The two port companies have also engaged in high-profile clashes with union workers lately. The Occupy protesters want to support the dock workers, but the union that represents them is distancing itself from Monday's marches.

Several hundred people began picketing at the Port of Oakland in California before dawn and blocked some trucks from going inside. No major clashes with police were reported. Occupy protesters successfully shut down the port in November.

In Southern California, as many as 400 demonstrators gathered with plans to march on the Port of Long Beach— specifically, a dock facility owned by SSA Marine.

About 300 people gathered in Portland, Oregon, and Kari Koch, organizer with Shut Down the Ports Working Group of Occupy Portland, said she expected hundreds more to picket the nearby port. Police arrested three people and seized a gun and sword from people who said they were on the way to the demonstration.

Occupy groups also planned blockades in Seattle and Tacoma, Washington, and Vancouver, British Columbia.

The Port of Oakland has appealed to city residents not to join the blockade, which they said could hurt the port's standing among customers and cost local jobs.

"The port is going to do all that it can to keep operations going. Our businesses need to hear that. Our workers need to know that," said Port of Oakland spokesman Isaac Kos-Read.

Protesters said police violence against blockades in any city will trigger an extension of blockades in other cities as a show of resolve.

Organizers of the port demonstrations said they hope to draw thousands to stand in solidarity with longshoremen and port truckers they said are being exploited.

However, the president of the International Longshore and Warehouse Union, which represents many thousands of longshoremen up and down the West Coast, suggested in a letter to members that protesters were attempting to co-opt the union's cause to advance their own agenda.

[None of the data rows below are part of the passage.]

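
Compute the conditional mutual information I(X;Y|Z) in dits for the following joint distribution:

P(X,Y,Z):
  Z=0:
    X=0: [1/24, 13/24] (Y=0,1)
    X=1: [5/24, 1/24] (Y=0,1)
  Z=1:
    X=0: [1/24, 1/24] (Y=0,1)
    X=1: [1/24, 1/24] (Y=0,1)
0.1070 dits

Conditional mutual information: I(X;Y|Z) = H(X|Z) + H(Y|Z) - H(X,Y|Z)

H(Z) = 0.1957
H(X,Z) = 0.4669 → H(X|Z) = 0.2713
H(Y,Z) = 0.4669 → H(Y|Z) = 0.2713
H(X,Y,Z) = 0.6312 → H(X,Y|Z) = 0.4355

I(X;Y|Z) = 0.2713 + 0.2713 - 0.4355 = 0.1070 dits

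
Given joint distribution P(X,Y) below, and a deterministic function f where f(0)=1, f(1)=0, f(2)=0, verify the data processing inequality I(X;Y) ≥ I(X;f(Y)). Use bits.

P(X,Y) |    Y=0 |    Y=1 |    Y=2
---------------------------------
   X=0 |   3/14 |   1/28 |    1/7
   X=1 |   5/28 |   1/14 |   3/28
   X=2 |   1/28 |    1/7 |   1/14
I(X;Y) = 0.1555, I(X;f(Y)) = 0.0897, inequality holds: 0.1555 ≥ 0.0897

Data Processing Inequality: For any Markov chain X → Y → Z, we have I(X;Y) ≥ I(X;Z).

Here Z = f(Y) is a deterministic function of Y, forming X → Y → Z.

Original I(X;Y) = 0.1555 bits

After applying f:
P(X,Z) where Z=f(Y):
- P(X,Z=0) = P(X,Y=1) + P(X,Y=2)
- P(X,Z=1) = P(X,Y=0)

I(X;Z) = I(X;f(Y)) = 0.0897 bits

Verification: 0.1555 ≥ 0.0897 ✓

Information cannot be created by processing; the function f can only lose information about X.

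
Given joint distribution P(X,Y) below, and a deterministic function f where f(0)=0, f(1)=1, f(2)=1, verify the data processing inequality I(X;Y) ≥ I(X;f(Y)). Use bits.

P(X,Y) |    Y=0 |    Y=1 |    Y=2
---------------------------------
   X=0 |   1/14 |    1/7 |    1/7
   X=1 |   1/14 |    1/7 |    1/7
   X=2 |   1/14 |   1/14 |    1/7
I(X;Y) = 0.0150, I(X;f(Y)) = 0.0021, inequality holds: 0.0150 ≥ 0.0021

Data Processing Inequality: For any Markov chain X → Y → Z, we have I(X;Y) ≥ I(X;Z).

Here Z = f(Y) is a deterministic function of Y, forming X → Y → Z.

Original I(X;Y) = 0.0150 bits

After applying f:
P(X,Z) where Z=f(Y):
- P(X,Z=0) = P(X,Y=0)
- P(X,Z=1) = P(X,Y=1) + P(X,Y=2)

I(X;Z) = I(X;f(Y)) = 0.0021 bits

Verification: 0.0150 ≥ 0.0021 ✓

Information cannot be created by processing; the function f can only lose information about X.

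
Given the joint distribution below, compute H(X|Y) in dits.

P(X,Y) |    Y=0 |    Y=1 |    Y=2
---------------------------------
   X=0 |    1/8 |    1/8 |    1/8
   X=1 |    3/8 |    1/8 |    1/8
0.2726 dits

Using the chain rule: H(X|Y) = H(X,Y) - H(Y)

First, compute H(X,Y) = 0.7242 dits

Marginal P(Y) = (1/2, 1/4, 1/4)
H(Y) = 0.4515 dits

H(X|Y) = H(X,Y) - H(Y) = 0.7242 - 0.4515 = 0.2726 dits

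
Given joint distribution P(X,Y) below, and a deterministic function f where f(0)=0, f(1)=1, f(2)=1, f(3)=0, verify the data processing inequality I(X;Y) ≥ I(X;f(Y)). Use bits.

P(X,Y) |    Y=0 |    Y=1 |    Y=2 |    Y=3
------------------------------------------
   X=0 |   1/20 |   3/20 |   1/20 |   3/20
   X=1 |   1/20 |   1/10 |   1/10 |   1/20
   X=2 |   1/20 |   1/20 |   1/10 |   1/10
I(X;Y) = 0.0772, I(X;f(Y)) = 0.0173, inequality holds: 0.0772 ≥ 0.0173

Data Processing Inequality: For any Markov chain X → Y → Z, we have I(X;Y) ≥ I(X;Z).

Here Z = f(Y) is a deterministic function of Y, forming X → Y → Z.

Original I(X;Y) = 0.0772 bits

After applying f:
P(X,Z) where Z=f(Y):
- P(X,Z=0) = P(X,Y=0) + P(X,Y=3)
- P(X,Z=1) = P(X,Y=1) + P(X,Y=2)

I(X;Z) = I(X;f(Y)) = 0.0173 bits

Verification: 0.0772 ≥ 0.0173 ✓

Information cannot be created by processing; the function f can only lose information about X.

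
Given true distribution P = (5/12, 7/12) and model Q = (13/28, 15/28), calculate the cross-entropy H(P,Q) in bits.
0.9865 bits

Cross-entropy: H(P,Q) = -Σ p(x) log q(x)

Alternatively: H(P,Q) = H(P) + D_KL(P||Q)
H(P) = 0.9799 bits
D_KL(P||Q) = 0.0066 bits

H(P,Q) = 0.9799 + 0.0066 = 0.9865 bits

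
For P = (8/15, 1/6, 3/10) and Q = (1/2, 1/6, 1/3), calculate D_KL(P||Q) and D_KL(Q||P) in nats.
D_KL(P||Q) = 0.0028, D_KL(Q||P) = 0.0029

KL divergence is not symmetric: D_KL(P||Q) ≠ D_KL(Q||P) in general.

D_KL(P||Q) = 0.0028 nats
D_KL(Q||P) = 0.0029 nats

No, they are not equal!

This asymmetry is why KL divergence is not a true distance metric.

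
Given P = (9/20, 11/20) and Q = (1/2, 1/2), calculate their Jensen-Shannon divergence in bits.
0.0018 bits

Jensen-Shannon divergence is:
JSD(P||Q) = 0.5 × D_KL(P||M) + 0.5 × D_KL(Q||M)
where M = 0.5 × (P + Q) is the mixture distribution.

M = 0.5 × (9/20, 11/20) + 0.5 × (1/2, 1/2) = (19/40, 21/40)

D_KL(P||M) = 0.0018 bits
D_KL(Q||M) = 0.0018 bits

JSD(P||Q) = 0.5 × 0.0018 + 0.5 × 0.0018 = 0.0018 bits

Unlike KL divergence, JSD is symmetric and bounded: 0 ≤ JSD ≤ log(2).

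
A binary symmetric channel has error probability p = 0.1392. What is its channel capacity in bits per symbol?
0.4179 bits

For a binary symmetric channel (BSC) with error probability p:
Capacity C = 1 - H(p) bits per symbol

where H(p) = -p log₂(p) - (1-p) log₂(1-p) is the binary entropy function.

H(0.1392) = 0.5821 bits
C = 1 - 0.5821 = 0.4179 bits per symbol

This means we can reliably transmit up to 0.4179 bits of information per channel use.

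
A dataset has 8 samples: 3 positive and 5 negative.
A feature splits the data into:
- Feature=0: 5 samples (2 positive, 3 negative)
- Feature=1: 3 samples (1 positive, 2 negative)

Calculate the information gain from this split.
0.0032 bits

Information Gain = H(Y) - H(Y|Feature)

Before split:
P(positive) = 3/8 = 0.3750
H(Y) = 0.9544 bits

After split:
Feature=0: H = 0.9710 bits (weight = 5/8)
Feature=1: H = 0.9183 bits (weight = 3/8)
H(Y|Feature) = (5/8)×0.9710 + (3/8)×0.9183 = 0.9512 bits

Information Gain = 0.9544 - 0.9512 = 0.0032 bits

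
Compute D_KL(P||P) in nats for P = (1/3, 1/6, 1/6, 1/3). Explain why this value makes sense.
0.0000 nats

KL divergence satisfies the Gibbs inequality: D_KL(P||Q) ≥ 0 for all distributions P, Q.

D_KL(P||Q) = Σ p(x) log(p(x)/q(x))
Each term is p(x) × log_e(p(x)/p(x)) = p(x) × log_e(1) = 0, so the sum is 0.
D_KL(P||Q) = 0.0000 nats

When P = Q, the KL divergence is exactly 0, as there is no 'divergence' between identical distributions.

This non-negativity is a fundamental property: relative entropy cannot be negative because it measures how different Q is from P.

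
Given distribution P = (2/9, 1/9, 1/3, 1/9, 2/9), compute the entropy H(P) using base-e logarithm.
1.5230 nats

Shannon entropy is H(X) = -Σ p(x) log p(x).

For P = (2/9, 1/9, 1/3, 1/9, 2/9):
H = -2/9 × log_e(2/9) -1/9 × log_e(1/9) -1/3 × log_e(1/3) -1/9 × log_e(1/9) -2/9 × log_e(2/9)
H = 1.5230 nats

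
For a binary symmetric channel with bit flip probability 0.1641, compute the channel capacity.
0.3560 bits

For a binary symmetric channel (BSC) with error probability p:
Capacity C = 1 - H(p) bits per symbol

where H(p) = -p log₂(p) - (1-p) log₂(1-p) is the binary entropy function.

H(0.1641) = 0.6440 bits
C = 1 - 0.6440 = 0.3560 bits per symbol

This means we can reliably transmit up to 0.3560 bits of information per channel use.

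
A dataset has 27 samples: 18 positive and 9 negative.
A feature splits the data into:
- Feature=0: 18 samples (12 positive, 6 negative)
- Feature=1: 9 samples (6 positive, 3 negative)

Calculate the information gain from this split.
0.0000 bits

Information Gain = H(Y) - H(Y|Feature)

Before split:
P(positive) = 18/27 = 0.6667
H(Y) = 0.9183 bits

After split:
Feature=0: H = 0.9183 bits (weight = 18/27)
Feature=1: H = 0.9183 bits (weight = 9/27)
H(Y|Feature) = (18/27)×0.9183 + (9/27)×0.9183 = 0.9183 bits

Information Gain = 0.9183 - 0.9183 = 0.0000 bits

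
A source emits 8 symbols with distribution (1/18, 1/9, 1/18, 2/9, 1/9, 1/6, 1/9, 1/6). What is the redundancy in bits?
0.1362 bits

Redundancy measures how far a source is from maximum entropy:
R = H_max - H(X)

Maximum entropy for 8 symbols: H_max = log_2(8) = 3.0000 bits
Actual entropy: H(X) = 2.8638 bits
Redundancy: R = 3.0000 - 2.8638 = 0.1362 bits

This redundancy represents potential for compression: the source could be compressed by 0.1362 bits per symbol.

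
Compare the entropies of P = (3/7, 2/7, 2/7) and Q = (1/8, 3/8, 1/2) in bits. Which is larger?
P

Computing entropies in bits:
H(P) = 1.5567
H(Q) = 1.4056

Distribution P has higher entropy.

Intuition: The distribution closer to uniform (more spread out) has higher entropy.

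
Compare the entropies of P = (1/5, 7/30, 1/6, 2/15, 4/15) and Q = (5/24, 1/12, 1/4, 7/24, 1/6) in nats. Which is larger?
P

Computing entropies in nats:
H(P) = 1.5812
H(Q) = 1.5384

Distribution P has higher entropy.

Intuition: The distribution closer to uniform (more spread out) has higher entropy.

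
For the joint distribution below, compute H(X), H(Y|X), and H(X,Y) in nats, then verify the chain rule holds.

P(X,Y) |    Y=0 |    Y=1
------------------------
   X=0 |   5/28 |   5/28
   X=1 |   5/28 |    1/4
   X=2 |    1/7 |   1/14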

Shutdown supporters said they're not asking longshoremen to organize a work stoppage in violation of their contract but simply are asking them to exercise their free speech rights and stay off the job, in keeping with the union's historic tradition of activism.

If protesters muster large enough numbers to block port entrances, arbitrators could declare unsafe working conditions, which would allow port workers to stay home.

Organized labor appears divided over the port shutdown effort. In Oakland, which saw strong union support for the Nov. 2 general strike that culminated in the closing of the port, the city's teachers union is backing Monday's action, while the county's construction workers have come out against the shutdown, saying the port has provided jobs to many unemployed workers and apprentices.